Monday, March 21, 2011


The "how badly people do on civics and general knowledge test" sub-category of Cheap Journalism is always good for some light entertainment. But this recent example from Newsweek is especially delightful for the pontificating it inspires.

For more than two centuries, Americans have gotten away with not knowing much about the world around them. But times have changed—and they’ve changed in ways that make civic ignorance a big problem going forward. While isolationism is fine in an isolated society, we can no longer afford to mind our own business. What happens in China and India (or at a Japanese nuclear plant) affects the autoworker in Detroit; what happens in the statehouse and the White House affects the competition in China and India. Before the Internet, brawn was enough; now the information economy demands brains instead.
Goodness, where to begin!

Let's start with the obvious. It's always puzzling to see "competition" used with blithe disregard for what it means; why is it that competition is considered a lovely value at the level of the firm but a horror at the level of the country? Does a similar principle not apply? Of course decisions are interrelated and it is worthwhile to understand that interrelation, but the latent assumption seems to be that if we ain't getting ahead we're falling behind. It is not a fundamentalist opinion to demonstrate that the global economy is not a zero-sum game.

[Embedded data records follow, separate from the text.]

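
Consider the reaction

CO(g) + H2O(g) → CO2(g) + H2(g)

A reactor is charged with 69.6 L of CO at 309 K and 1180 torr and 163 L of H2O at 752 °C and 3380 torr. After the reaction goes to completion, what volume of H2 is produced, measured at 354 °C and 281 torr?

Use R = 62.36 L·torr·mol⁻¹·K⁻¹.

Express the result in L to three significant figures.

593 L

n(CO) = PV/RT = (1180 × 69.6) / (62.36 × 309) = 4.262 mol
n(H2O) = PV/RT = (3380 × 163) / (62.36 × 1025.15) = 8.618 mol
For 4.262 mol CO, stoichiometry requires (1/1) × 4.262 = 4.262 mol H2O; 8.618 mol is available, so CO is limiting.
n(H2) = (1/1) × 4.262 = 4.262 mol
V(H2) = nRT/P = 4.262 × 62.36 × 627.15 / 281 = 593.2 L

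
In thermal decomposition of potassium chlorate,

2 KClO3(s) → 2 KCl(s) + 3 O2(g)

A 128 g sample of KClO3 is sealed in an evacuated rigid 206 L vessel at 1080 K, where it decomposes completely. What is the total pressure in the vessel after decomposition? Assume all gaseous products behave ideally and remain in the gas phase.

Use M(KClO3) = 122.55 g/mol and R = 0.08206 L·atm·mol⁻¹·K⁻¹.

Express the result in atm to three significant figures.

0.674 atm

n(KClO3) = 128 / 122.55 = 1.044 mol
n(gas produced) = (3/2) × 1.044 = 1.566 mol
P = nRT/V = 1.566 × 0.08206 × 1080 / 206 = 0.6737 atm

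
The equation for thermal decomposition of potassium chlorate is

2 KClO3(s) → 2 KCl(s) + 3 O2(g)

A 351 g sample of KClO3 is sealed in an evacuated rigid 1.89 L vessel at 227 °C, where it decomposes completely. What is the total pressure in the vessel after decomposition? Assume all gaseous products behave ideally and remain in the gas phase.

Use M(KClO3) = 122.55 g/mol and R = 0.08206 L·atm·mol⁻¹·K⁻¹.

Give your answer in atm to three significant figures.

93.3 atm

n(KClO3) = 351 / 122.55 = 2.864 mol
n(gas produced) = (3/2) × 2.864 = 4.296 mol
P = nRT/V = 4.296 × 0.08206 × 500.15 / 1.89 = 93.29 atm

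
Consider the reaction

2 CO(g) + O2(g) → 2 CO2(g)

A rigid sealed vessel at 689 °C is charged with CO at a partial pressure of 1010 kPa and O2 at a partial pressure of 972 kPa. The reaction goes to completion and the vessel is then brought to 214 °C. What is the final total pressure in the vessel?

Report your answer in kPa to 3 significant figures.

Because the vessel is rigid and T is held at 689 °C, work the stoichiometry in partial pressures (P_i = n_iRT/V).
P(O2) required for 1010 kPa of CO = (1/2) × 1010 = 505.0 kPa; available 972 kPa, so CO is limiting.
P(O2) remaining = 972 − (1/2) × 1010 = 467.0 kPa
P(gaseous products) = (2)/2 × 1010 = 1010 kPa
P_total at 689 °C = 467.0 + 1010 = 1477 kPa
Scaling to 214 °C: P = 1477 × 487.15/962.15 = 747.8 kPa

748 kPa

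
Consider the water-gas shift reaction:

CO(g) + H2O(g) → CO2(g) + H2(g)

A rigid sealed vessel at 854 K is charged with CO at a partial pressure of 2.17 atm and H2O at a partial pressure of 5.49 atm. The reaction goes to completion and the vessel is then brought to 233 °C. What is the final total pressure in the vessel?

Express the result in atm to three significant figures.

With V and T fixed, P_i ∝ n_i, so the mole ratios apply directly to partial pressures at 854 K.
P(H2O) required for 2.17 atm of CO = (1/1) × 2.17 = 2.170 atm; available 5.49 atm, so CO is limiting.
P(H2O) remaining = 5.49 − (1/1) × 2.17 = 3.320 atm
P(gaseous products) = (1+1)/1 × 2.17 = 4.340 atm
P_total at 854 K = 3.320 + 4.340 = 7.660 atm
Scaling to 233 °C: P = 7.660 × 506.15/854 = 4.540 atm

4.54 atm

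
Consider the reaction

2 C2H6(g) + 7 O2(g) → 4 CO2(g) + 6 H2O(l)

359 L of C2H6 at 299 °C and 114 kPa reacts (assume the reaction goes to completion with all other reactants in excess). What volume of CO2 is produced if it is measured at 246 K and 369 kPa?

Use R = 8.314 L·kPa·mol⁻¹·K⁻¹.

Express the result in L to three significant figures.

n(C2H6) = PV/RT = (114 × 359) / (8.314 × 572.15) = 8.604 mol
n(CO2) = (4/2) × 8.604 = 17.21 mol
V = nRT/P = 17.21 × 8.314 × 246 / 369 = 95.39 L

95.4 L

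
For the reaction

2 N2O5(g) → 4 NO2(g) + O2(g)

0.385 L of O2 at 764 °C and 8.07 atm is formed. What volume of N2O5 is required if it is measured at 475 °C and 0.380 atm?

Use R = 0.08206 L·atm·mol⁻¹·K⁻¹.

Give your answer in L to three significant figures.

n(O2) = PV/RT = (8.07 × 0.385) / (0.08206 × 1037.15) = 0.03651 mol
n(N2O5) = (2/1) × 0.03651 = 0.07302 mol
V = nRT/P = 0.07302 × 0.08206 × 748.15 / 0.380 = 11.80 L

11.8 L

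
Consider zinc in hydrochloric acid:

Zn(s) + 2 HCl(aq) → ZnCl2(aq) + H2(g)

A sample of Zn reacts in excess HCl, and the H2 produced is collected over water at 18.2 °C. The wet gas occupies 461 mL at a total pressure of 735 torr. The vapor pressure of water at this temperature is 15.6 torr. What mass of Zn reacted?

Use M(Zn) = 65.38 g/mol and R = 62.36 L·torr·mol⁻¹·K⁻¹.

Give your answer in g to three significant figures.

1.19 g

P(H2) = 735 − 15.6 = 719.4 torr
n(H2) = PV/RT = (719.4 × 0.4610) / (62.36 × 291.35) = 0.01825 mol
n(Zn) = (1/1) × 0.01825 = 0.01825 mol
m(Zn) = 0.01825 × 65.38 = 1.193 g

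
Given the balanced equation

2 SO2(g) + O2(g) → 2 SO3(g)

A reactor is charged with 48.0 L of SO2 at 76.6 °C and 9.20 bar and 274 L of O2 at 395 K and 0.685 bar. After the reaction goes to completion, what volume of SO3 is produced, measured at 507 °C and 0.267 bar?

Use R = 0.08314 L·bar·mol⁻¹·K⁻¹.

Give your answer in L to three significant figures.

2780 L

n(SO2) = PV/RT = (9.20 × 48.0) / (0.08314 × 349.75) = 15.19 mol
n(O2) = PV/RT = (0.685 × 274) / (0.08314 × 395) = 5.715 mol
For 15.19 mol SO2, stoichiometry requires (1/2) × 15.19 = 7.595 mol O2; 5.715 mol is available, so O2 is limiting.
n(SO3) = (2/1) × 5.715 = 11.43 mol
V(SO3) = nRT/P = 11.43 × 0.08314 × 780.15 / 0.267 = 2777 L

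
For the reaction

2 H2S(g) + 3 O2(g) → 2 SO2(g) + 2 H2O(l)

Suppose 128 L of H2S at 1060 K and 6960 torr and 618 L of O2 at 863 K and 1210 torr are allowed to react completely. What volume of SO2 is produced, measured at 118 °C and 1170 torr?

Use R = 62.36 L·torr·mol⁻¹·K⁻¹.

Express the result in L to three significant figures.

n(H2S) = PV/RT = (6960 × 128) / (62.36 × 1060) = 13.48 mol
n(O2) = PV/RT = (1210 × 618) / (62.36 × 863) = 13.89 mol
For 13.48 mol H2S, stoichiometry requires (3/2) × 13.48 = 20.22 mol O2; 13.89 mol is available, so O2 is limiting.
n(SO2) = (2/3) × 13.89 = 9.260 mol
V(SO2) = nRT/P = 9.260 × 62.36 × 391.15 / 1170 = 193.1 L

193 L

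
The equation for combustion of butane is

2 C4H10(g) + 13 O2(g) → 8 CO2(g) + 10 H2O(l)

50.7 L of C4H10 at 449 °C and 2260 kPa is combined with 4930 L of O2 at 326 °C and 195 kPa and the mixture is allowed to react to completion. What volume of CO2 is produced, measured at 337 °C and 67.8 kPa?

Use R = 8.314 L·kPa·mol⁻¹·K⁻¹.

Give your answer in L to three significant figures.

5710 L

n(C4H10) = PV/RT = (2260 × 50.7) / (8.314 × 722.15) = 19.08 mol
n(O2) = PV/RT = (195 × 4930) / (8.314 × 599.15) = 193.0 mol
For 19.08 mol C4H10, stoichiometry requires (13/2) × 19.08 = 124.0 mol O2; 193.0 mol is available, so C4H10 is limiting.
n(CO2) = (8/2) × 19.08 = 76.32 mol
V(CO2) = nRT/P = 76.32 × 8.314 × 610.15 / 67.8 = 5710 L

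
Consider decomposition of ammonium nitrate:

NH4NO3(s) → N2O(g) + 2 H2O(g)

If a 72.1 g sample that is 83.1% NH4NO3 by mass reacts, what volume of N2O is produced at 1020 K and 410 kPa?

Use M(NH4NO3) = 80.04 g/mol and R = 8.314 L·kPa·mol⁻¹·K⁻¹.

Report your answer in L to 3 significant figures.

mass of NH4NO3 = 72.1 × 83.1/100 = 59.92 g
n(NH4NO3) = 59.92 / 80.04 = 0.7486 mol
n(N2O) = (1/1) × 0.7486 = 0.7486 mol
V = nRT/P = 0.7486 × 8.314 × 1020 / 410 = 15.48 L

15.5 L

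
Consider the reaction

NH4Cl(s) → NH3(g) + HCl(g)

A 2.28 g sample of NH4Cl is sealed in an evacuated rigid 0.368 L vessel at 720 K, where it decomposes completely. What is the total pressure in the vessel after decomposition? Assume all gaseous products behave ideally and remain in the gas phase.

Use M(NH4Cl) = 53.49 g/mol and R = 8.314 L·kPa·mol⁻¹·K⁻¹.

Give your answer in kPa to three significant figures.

1390 kPa

n(NH4Cl) = 2.28 / 53.49 = 0.04262 mol
n(gas produced) = (2/1) × 0.04262 = 0.08524 mol
P = nRT/V = 0.08524 × 8.314 × 720 / 0.368 = 1387 kPa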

But that's too close to real arguments for my taste. Let's focus instead on

Before the Internet, brawn was enough; now the information economy demands brains instead.
This is a remarkably peculiar statement. To achieve more with a given set of resources requires innovation: once upon a time the only "production" humans achieved was to transform time and stone tools into dead animals and dinner. "Brains" have, of course, are irreplaceable in the process of achieving more. This is not abstract: the printing press, electricity, the loom, agriculture... we could populate this list ad infinitum. One entry on the list would be the Internet. The article is instead in a peculiar corner of arguing that brawn was enough to invent the Internet which immediately made brawn redundant.

Which is trivially nonsense. The "information economy", whatever that may be, is not a revolution in the progress that pushes gently but tangibly at the constraint inherent in turning scarce resources into output that humans value. That process has never been the brute force of brawn.